My inner smart ass is out of control. Lately, every time I turn around, she is running her mouth (that would be my mouth) and trying to get me in trouble. Problem is, she is very entertaining to me (probably not so much to others, but too freakin’ bad, she says) and I’m torn between squashing her and giving her the freedom to let it rip.
Just this morning I was reading a blog by a certain blogger who shall remain nameless and it was all I could do to keep my inner smart ass in check. (Let’s call her Uncontrollable so I don’t have to keep typing my inner smart ass over and over.) She was determined to be a crotchety old bitch and tell said blogger how asinine the premise of his/her blog was and that he/she should probably try writing about something with which he/she is familiar. I was forced to quickly navigate away from the page to keep her in check.
I didn’t do such a good job reining in Uncontrollable two days ago when she whipped up a smartly worded, lengthy, and stinging email to my boss in response to an email he sent which rubbed her (okay, yeah, and me too) the wrong way. I did manage to keep her from actually writing the words “are you effing kidding me?” but it was definitely implied in the witty rejoinders and thinly veiled references to his ineptitude. The first question my husband asked me when I got home last night was, “Well, did you get fired?” No. Not yet, anyway.

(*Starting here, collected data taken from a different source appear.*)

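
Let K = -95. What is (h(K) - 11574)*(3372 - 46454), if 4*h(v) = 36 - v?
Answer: 994440265/2 ≈ 4.9722e+8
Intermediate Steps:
h(v) = 9 - v/4 (h(v) = (36 - v)/4 = 9 - v/4)
(h(K) - 11574)*(3372 - 46454) = ((9 - ¼*(-95)) - 11574)*(3372 - 46454) = ((9 + 95/4) - 11574)*(-43082) = (131/4 - 11574)*(-43082) = -46165/4*(-43082) = 994440265/2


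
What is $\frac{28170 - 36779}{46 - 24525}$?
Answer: $\frac{8609}{24479} \approx 0.35169$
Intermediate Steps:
$\frac{28170 - 36779}{46 - 24525} = - \frac{8609}{-24479} = \left(-8609\right) \left(- \frac{1}{24479}\right) = \frac{8609}{24479}$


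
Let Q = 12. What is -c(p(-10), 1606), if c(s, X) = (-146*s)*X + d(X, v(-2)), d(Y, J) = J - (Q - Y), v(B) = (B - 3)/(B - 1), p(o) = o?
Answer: -7039067/3 ≈ -2.3464e+6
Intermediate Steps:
v(B) = (-3 + B)/(-1 + B)
d(Y, J) = -12 + J + Y (d(Y, J) = J - (12 - Y) = J + (-12 + Y) = -12 + J + Y)
c(s, X) = -31/3 + X - 146*X*s (c(s, X) = (-146*s)*X + (-12 + (-3 - 2)/(-1 - 2) + X) = -146*X*s + (-12 - 5/(-3) + X) = -146*X*s + (-12 - 1/3*(-5) + X) = -146*X*s + (-12 + 5/3 + X) = -146*X*s + (-31/3 + X) = -31/3 + X - 146*X*s)
-c(p(-10), 1606) = -(-31/3 + 1606 - 146*1606*(-10)) = -(-31/3 + 1606 + 2344760) = -1*7039067/3 = -7039067/3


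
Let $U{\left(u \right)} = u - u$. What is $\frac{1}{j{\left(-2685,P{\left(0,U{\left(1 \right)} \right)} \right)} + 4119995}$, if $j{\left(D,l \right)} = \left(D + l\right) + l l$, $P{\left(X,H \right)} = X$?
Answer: $\frac{1}{4117310} \approx 2.4288 \cdot 10^{-7}$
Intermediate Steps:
$U{\left(u \right)} = 0$
$j{\left(D,l \right)} = D + l + l^{2}$ ($j{\left(D,l \right)} = \left(D + l\right) + l^{2} = D + l + l^{2}$)
$\frac{1}{j{\left(-2685,P{\left(0,U{\left(1 \right)} \right)} \right)} + 4119995} = \frac{1}{\left(-2685 + 0 + 0^{2}\right) + 4119995} = \frac{1}{\left(-2685 + 0 + 0\right) + 4119995} = \frac{1}{-2685 + 4119995} = \frac{1}{4117310}$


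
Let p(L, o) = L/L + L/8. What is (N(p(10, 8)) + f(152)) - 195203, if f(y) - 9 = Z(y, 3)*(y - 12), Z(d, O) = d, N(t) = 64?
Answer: -173850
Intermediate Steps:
p(L, o) = 1 + L/8 (p(L, o) = 1 + L*(1/8) = 1 + L/8)
f(y) = 9 + y*(-12 + y) (f(y) = 9 + y*(y - 12) = 9 + y*(-12 + y))
(N(p(10, 8)) + f(152)) - 195203 = (64 + (9 + 152**2 - 12*152)) - 195203 = (64 + (9 + 23104 - 1824)) - 195203 = (64 + 21289) - 195203 = 21353 - 195203 = -173850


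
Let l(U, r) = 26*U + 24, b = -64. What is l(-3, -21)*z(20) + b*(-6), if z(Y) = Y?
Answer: -696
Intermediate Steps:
l(U, r) = 24 + 26*U
l(-3, -21)*z(20) + b*(-6) = (24 + 26*(-3))*20 - 64*(-6) = (24 - 78)*20 + 384 = -54*20 + 384 = -1080 + 384 = -696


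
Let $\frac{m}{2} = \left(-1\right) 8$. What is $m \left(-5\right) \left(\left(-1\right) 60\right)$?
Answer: $-4800$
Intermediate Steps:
$m = -16$ ($m = 2 \left(\left(-1\right) 8\right) = 2 \left(-8\right) = -16$)
$m \left(-5\right) \left(\left(-1\right) 60\right) = \left(-16\right) \left(-5\right) \left(\left(-1\right) 60\right) = 80 \left(-60\right) = -4800$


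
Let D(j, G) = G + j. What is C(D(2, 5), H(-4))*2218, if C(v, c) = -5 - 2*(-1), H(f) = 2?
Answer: -6654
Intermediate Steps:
C(v, c) = -3 (C(v, c) = -5 + 2 = -3)
C(D(2, 5), H(-4))*2218 = -3*2218 = -6654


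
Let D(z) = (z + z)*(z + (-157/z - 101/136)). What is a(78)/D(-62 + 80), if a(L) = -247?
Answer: -8398/10447 ≈ -0.80387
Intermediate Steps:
D(z) = 2*z*(-101/136 + z - 157/z) (D(z) = (2*z)*(z + (-157/z - 101*1/136)) = (2*z)*(z + (-157/z - 101/136)) = (2*z)*(z + (-101/136 - 157/z)) = (2*z)*(-101/136 + z - 157/z) = 2*z*(-101/136 + z - 157/z))
a(78)/D(-62 + 80) = -247/(-314 + 2*(-62 + 80)**2 - 101*(-62 + 80)/68) = -247/(-314 + 2*18**2 - 101/68*18) = -247/(-314 + 2*324 - 909/34) = -247/(-314 + 648 - 909/34) = -247/10447/34 = -247*34/10447 = -8398/10447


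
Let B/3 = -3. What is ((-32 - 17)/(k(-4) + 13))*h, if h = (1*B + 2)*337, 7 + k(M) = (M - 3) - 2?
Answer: -115591/3 ≈ -38530.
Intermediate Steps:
k(M) = -12 + M (k(M) = -7 + ((M - 3) - 2) = -7 + ((-3 + M) - 2) = -7 + (-5 + M) = -12 + M)
B = -9 (B = 3*(-3) = -9)
h = -2359 (h = (1*(-9) + 2)*337 = (-9 + 2)*337 = -7*337 = -2359)
((-32 - 17)/(k(-4) + 13))*h = ((-32 - 17)/((-12 - 4) + 13))*(-2359) = -49/(-16 + 13)*(-2359) = -49/(-3)*(-2359) = -49*(-1/3)*(-2359) = (49/3)*(-2359) = -115591/3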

My email may have been a bit over the top, but I still maintain it was Uncontrollable’s doing. She’s a feisty one, that one. I do deserve some credit, though, for not allowing her to send the following, which was her initial attempt at answering the boss’s email.
Dear Fearless Leader,
I read your email with barely controlled rage and would like to thank you for managing to completely de-motivate me with your insipid questions. It’s obvious from your irrelevant and pointless questions that you have no clue what is actually going on in my branch. From that, I can assume that you also are not aware that sales in this office have increased a whopping 163% over last year when this branch was a certified shit hole before you hired me in January. I’m attaching some visual aids in the form of spreadsheets and graphs showing the increase in sales and gross profit. I suggest you print them out and hang them somewhere within your line of vision. Perhaps that will keep you from sending additional uninformed and insulting emails like the one you sent me this morning. And remember, it’s always good to engage your brain before opening your mouth.
Have a GREAT day!
The email that actually did wend its way through the ether was essentially the same, but the message was couched in slightly more palatable terms.
I can only tell you that the older I get, the harder it is to control Uncontrollable (hence, the name.) I suppose there is a lot to be said for diplomacy, but it has lost most of its luster as I’ve aged. Biting sarcasm and bitchiness, on the other hand, beckon to me like shiny pieces of gold.
One last word of caution: don’t try this at home. It is intended for mature audiences only and is performed on a closed track by trained professionals.